Trinpy · 19/11/2013 13:16

Aquariusgirl the one I've got my eye on is the Vax one. Reviews are really good. From everything I've read the advice seems to be that it's better to get one that's just a mop iyswim rather than one with a million attachments. Have also heard good things about Lakeland's but friends who've bought other cheap ones have had problems with them not producing steam after a while.

OP posts:
LunaticFringe · 19/11/2013 13:22

This reply has been deleted

Message withdrawn at poster's request.

jellyfl00d · 19/11/2013 13:27

Definitely buy the one you want and let him sort out his cheap crappy mop. Start researching a present you would like him to buy you instead in front if him & don't be subtle!

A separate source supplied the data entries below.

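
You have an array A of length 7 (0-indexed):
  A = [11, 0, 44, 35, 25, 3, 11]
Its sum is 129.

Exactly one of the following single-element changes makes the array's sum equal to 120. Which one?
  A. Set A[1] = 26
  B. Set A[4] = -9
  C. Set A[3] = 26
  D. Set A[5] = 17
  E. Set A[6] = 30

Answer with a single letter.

Option A: A[1] 0->26, delta=26, new_sum=129+(26)=155
Option B: A[4] 25->-9, delta=-34, new_sum=129+(-34)=95
Option C: A[3] 35->26, delta=-9, new_sum=129+(-9)=120 <-- matches target
Option D: A[5] 3->17, delta=14, new_sum=129+(14)=143
Option E: A[6] 11->30, delta=19, new_sum=129+(19)=148

Answer: C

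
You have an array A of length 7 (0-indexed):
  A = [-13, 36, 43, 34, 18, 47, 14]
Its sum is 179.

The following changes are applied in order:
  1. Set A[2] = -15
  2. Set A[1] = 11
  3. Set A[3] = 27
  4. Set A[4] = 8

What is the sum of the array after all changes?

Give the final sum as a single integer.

Answer: 79

Derivation:
Initial sum: 179
Change 1: A[2] 43 -> -15, delta = -58, sum = 121
Change 2: A[1] 36 -> 11, delta = -25, sum = 96
Change 3: A[3] 34 -> 27, delta = -7, sum = 89
Change 4: A[4] 18 -> 8, delta = -10, sum = 79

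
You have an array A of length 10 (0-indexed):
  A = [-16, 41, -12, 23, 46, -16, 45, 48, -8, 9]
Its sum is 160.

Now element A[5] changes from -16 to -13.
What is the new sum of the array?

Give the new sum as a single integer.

Old value at index 5: -16
New value at index 5: -13
Delta = -13 - -16 = 3
New sum = old_sum + delta = 160 + (3) = 163

Answer: 163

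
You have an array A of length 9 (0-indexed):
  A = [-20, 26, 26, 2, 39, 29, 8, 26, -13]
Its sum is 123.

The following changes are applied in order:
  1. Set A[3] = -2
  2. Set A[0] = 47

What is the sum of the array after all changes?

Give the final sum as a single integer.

Initial sum: 123
Change 1: A[3] 2 -> -2, delta = -4, sum = 119
Change 2: A[0] -20 -> 47, delta = 67, sum = 186

Answer: 186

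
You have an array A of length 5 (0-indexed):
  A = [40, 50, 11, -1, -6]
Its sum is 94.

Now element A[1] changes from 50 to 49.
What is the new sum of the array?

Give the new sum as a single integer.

Answer: 93

Derivation:
Old value at index 1: 50
New value at index 1: 49
Delta = 49 - 50 = -1
New sum = old_sum + delta = 94 + (-1) = 93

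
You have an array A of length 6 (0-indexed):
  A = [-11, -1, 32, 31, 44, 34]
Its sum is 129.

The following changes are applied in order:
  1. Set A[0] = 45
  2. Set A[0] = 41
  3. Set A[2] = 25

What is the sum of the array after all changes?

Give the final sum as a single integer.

Answer: 174

Derivation:
Initial sum: 129
Change 1: A[0] -11 -> 45, delta = 56, sum = 185
Change 2: A[0] 45 -> 41, delta = -4, sum = 181
Change 3: A[2] 32 -> 25, delta = -7, sum = 174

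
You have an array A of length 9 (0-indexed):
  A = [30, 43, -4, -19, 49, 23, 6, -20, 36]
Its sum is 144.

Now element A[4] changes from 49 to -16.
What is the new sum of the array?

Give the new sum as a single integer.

Answer: 79

Derivation:
Old value at index 4: 49
New value at index 4: -16
Delta = -16 - 49 = -65
New sum = old_sum + delta = 144 + (-65) = 79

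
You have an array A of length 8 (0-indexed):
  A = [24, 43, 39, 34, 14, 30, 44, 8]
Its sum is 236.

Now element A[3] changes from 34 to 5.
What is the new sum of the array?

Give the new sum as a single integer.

Old value at index 3: 34
New value at index 3: 5
Delta = 5 - 34 = -29
New sum = old_sum + delta = 236 + (-29) = 207

Answer: 207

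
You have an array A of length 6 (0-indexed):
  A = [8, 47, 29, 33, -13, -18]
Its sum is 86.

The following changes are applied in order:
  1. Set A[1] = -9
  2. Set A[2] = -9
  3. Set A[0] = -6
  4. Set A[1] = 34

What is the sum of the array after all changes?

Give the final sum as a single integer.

Answer: 21

Derivation:
Initial sum: 86
Change 1: A[1] 47 -> -9, delta = -56, sum = 30
Change 2: A[2] 29 -> -9, delta = -38, sum = -8
Change 3: A[0] 8 -> -6, delta = -14, sum = -22
Change 4: A[1] -9 -> 34, delta = 43, sum = 21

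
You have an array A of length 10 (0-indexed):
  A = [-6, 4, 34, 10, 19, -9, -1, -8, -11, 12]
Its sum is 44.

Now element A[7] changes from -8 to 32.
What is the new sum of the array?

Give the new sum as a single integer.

Old value at index 7: -8
New value at index 7: 32
Delta = 32 - -8 = 40
New sum = old_sum + delta = 44 + (40) = 84

Answer: 84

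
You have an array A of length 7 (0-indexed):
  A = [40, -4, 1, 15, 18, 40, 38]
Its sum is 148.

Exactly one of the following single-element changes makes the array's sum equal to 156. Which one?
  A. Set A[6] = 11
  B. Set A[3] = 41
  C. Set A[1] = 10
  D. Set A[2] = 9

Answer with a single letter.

Option A: A[6] 38->11, delta=-27, new_sum=148+(-27)=121
Option B: A[3] 15->41, delta=26, new_sum=148+(26)=174
Option C: A[1] -4->10, delta=14, new_sum=148+(14)=162
Option D: A[2] 1->9, delta=8, new_sum=148+(8)=156 <-- matches target

Answer: D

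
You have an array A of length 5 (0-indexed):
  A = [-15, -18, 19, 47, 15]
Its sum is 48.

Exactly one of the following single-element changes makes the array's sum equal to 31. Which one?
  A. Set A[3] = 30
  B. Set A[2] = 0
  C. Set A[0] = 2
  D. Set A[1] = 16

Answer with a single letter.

Option A: A[3] 47->30, delta=-17, new_sum=48+(-17)=31 <-- matches target
Option B: A[2] 19->0, delta=-19, new_sum=48+(-19)=29
Option C: A[0] -15->2, delta=17, new_sum=48+(17)=65
Option D: A[1] -18->16, delta=34, new_sum=48+(34)=82

Answer: A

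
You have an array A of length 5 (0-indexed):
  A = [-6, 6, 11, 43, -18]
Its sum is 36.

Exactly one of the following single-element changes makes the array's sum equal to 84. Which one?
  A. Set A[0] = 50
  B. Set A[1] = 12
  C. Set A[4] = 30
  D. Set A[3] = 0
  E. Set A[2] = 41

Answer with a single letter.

Answer: C

Derivation:
Option A: A[0] -6->50, delta=56, new_sum=36+(56)=92
Option B: A[1] 6->12, delta=6, new_sum=36+(6)=42
Option C: A[4] -18->30, delta=48, new_sum=36+(48)=84 <-- matches target
Option D: A[3] 43->0, delta=-43, new_sum=36+(-43)=-7
Option E: A[2] 11->41, delta=30, new_sum=36+(30)=66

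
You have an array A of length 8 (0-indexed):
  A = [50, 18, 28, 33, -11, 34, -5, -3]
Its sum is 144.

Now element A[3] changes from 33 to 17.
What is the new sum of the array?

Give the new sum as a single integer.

Answer: 128

Derivation:
Old value at index 3: 33
New value at index 3: 17
Delta = 17 - 33 = -16
New sum = old_sum + delta = 144 + (-16) = 128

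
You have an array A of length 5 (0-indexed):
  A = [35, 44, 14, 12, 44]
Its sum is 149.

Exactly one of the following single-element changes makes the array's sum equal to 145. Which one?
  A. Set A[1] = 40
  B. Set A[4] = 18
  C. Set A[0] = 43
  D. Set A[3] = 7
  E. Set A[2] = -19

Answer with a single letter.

Option A: A[1] 44->40, delta=-4, new_sum=149+(-4)=145 <-- matches target
Option B: A[4] 44->18, delta=-26, new_sum=149+(-26)=123
Option C: A[0] 35->43, delta=8, new_sum=149+(8)=157
Option D: A[3] 12->7, delta=-5, new_sum=149+(-5)=144
Option E: A[2] 14->-19, delta=-33, new_sum=149+(-33)=116

Answer: A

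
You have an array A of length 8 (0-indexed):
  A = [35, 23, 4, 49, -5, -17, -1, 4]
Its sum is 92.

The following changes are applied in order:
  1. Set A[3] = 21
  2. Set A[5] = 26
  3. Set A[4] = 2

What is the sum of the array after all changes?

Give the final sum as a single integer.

Initial sum: 92
Change 1: A[3] 49 -> 21, delta = -28, sum = 64
Change 2: A[5] -17 -> 26, delta = 43, sum = 107
Change 3: A[4] -5 -> 2, delta = 7, sum = 114

Answer: 114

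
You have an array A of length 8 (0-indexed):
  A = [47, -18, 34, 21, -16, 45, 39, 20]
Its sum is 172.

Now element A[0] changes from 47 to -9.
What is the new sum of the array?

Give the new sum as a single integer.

Answer: 116

Derivation:
Old value at index 0: 47
New value at index 0: -9
Delta = -9 - 47 = -56
New sum = old_sum + delta = 172 + (-56) = 116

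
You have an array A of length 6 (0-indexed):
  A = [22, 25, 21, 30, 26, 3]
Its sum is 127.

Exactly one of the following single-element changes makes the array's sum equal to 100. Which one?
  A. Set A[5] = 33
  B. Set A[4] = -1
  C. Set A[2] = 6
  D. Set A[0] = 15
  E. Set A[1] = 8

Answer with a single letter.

Answer: B

Derivation:
Option A: A[5] 3->33, delta=30, new_sum=127+(30)=157
Option B: A[4] 26->-1, delta=-27, new_sum=127+(-27)=100 <-- matches target
Option C: A[2] 21->6, delta=-15, new_sum=127+(-15)=112
Option D: A[0] 22->15, delta=-7, new_sum=127+(-7)=120
Option E: A[1] 25->8, delta=-17, new_sum=127+(-17)=110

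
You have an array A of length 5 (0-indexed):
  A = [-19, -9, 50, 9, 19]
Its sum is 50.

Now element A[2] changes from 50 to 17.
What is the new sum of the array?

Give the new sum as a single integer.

Old value at index 2: 50
New value at index 2: 17
Delta = 17 - 50 = -33
New sum = old_sum + delta = 50 + (-33) = 17

Answer: 17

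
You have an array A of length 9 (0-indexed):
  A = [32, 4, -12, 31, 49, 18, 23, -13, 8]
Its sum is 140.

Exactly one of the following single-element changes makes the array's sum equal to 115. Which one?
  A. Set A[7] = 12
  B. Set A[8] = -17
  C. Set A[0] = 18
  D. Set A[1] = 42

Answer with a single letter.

Answer: B

Derivation:
Option A: A[7] -13->12, delta=25, new_sum=140+(25)=165
Option B: A[8] 8->-17, delta=-25, new_sum=140+(-25)=115 <-- matches target
Option C: A[0] 32->18, delta=-14, new_sum=140+(-14)=126
Option D: A[1] 4->42, delta=38, new_sum=140+(38)=178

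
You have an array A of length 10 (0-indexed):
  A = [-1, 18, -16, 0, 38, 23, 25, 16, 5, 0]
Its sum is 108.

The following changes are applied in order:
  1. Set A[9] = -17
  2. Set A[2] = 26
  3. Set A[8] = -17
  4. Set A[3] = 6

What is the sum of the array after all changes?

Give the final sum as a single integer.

Answer: 117

Derivation:
Initial sum: 108
Change 1: A[9] 0 -> -17, delta = -17, sum = 91
Change 2: A[2] -16 -> 26, delta = 42, sum = 133
Change 3: A[8] 5 -> -17, delta = -22, sum = 111
Change 4: A[3] 0 -> 6, delta = 6, sum = 117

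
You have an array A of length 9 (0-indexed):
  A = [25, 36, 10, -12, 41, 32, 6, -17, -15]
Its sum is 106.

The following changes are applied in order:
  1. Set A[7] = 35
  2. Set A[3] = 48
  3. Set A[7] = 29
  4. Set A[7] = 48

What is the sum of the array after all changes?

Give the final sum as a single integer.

Answer: 231

Derivation:
Initial sum: 106
Change 1: A[7] -17 -> 35, delta = 52, sum = 158
Change 2: A[3] -12 -> 48, delta = 60, sum = 218
Change 3: A[7] 35 -> 29, delta = -6, sum = 212
Change 4: A[7] 29 -> 48, delta = 19, sum = 231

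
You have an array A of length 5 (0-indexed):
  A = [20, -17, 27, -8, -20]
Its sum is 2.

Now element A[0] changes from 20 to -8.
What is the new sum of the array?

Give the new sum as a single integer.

Old value at index 0: 20
New value at index 0: -8
Delta = -8 - 20 = -28
New sum = old_sum + delta = 2 + (-28) = -26

Answer: -26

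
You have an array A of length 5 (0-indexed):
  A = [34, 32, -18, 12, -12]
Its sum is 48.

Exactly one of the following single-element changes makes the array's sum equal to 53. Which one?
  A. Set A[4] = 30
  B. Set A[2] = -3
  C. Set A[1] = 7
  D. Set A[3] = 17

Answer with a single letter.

Option A: A[4] -12->30, delta=42, new_sum=48+(42)=90
Option B: A[2] -18->-3, delta=15, new_sum=48+(15)=63
Option C: A[1] 32->7, delta=-25, new_sum=48+(-25)=23
Option D: A[3] 12->17, delta=5, new_sum=48+(5)=53 <-- matches target

Answer: D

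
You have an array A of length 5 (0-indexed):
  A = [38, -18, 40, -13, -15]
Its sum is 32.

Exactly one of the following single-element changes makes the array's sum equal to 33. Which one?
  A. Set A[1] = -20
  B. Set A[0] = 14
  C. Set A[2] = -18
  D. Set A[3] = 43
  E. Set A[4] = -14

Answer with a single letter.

Option A: A[1] -18->-20, delta=-2, new_sum=32+(-2)=30
Option B: A[0] 38->14, delta=-24, new_sum=32+(-24)=8
Option C: A[2] 40->-18, delta=-58, new_sum=32+(-58)=-26
Option D: A[3] -13->43, delta=56, new_sum=32+(56)=88
Option E: A[4] -15->-14, delta=1, new_sum=32+(1)=33 <-- matches target

Answer: E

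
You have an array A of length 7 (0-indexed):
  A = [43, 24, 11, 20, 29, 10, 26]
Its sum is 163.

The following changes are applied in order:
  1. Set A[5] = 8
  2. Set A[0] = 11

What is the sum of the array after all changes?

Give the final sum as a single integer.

Initial sum: 163
Change 1: A[5] 10 -> 8, delta = -2, sum = 161
Change 2: A[0] 43 -> 11, delta = -32, sum = 129

Answer: 129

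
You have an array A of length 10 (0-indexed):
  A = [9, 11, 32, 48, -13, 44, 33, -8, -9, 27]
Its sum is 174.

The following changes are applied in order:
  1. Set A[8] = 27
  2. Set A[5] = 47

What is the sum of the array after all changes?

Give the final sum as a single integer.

Answer: 213

Derivation:
Initial sum: 174
Change 1: A[8] -9 -> 27, delta = 36, sum = 210
Change 2: A[5] 44 -> 47, delta = 3, sum = 213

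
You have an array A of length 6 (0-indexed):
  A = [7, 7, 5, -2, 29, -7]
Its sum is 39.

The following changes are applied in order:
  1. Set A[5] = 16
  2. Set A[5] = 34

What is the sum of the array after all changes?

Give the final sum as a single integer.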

enormouse · 19/11/2013 13:32

I agree with whispers If it isn't a decoy present I would go ahead and buy the mop you want and display it ostentatiously.
Then he'll have to return the one he bought and buy something less crap.

Trinpy · 19/11/2013 13:38

Lunaticfringe - I was thinking about getting him some nice peeptoe heels in a size 6 Grin .

Have googled the one he got me and it's actually more expensive than the one I wanted (so definitely not a decoy gift) because it's one of those that has a million attachments. Similar to that one that's always advertised on tv at 4am. We already have a handheld steam cleaner anyway so might have to have a word with him when he gets home from work.

OP posts:
Stevie77 · 19/11/2013 13:47

A divorce?

Only kidding. To be honest, I don't know what I'd do in your place, probably burst into tears.

MortifiedAnyFuckerAdams · 19/11/2013 13:50

Just buy him a big box full of batteries, allen keys, few bulbs and a radiator bleeding key.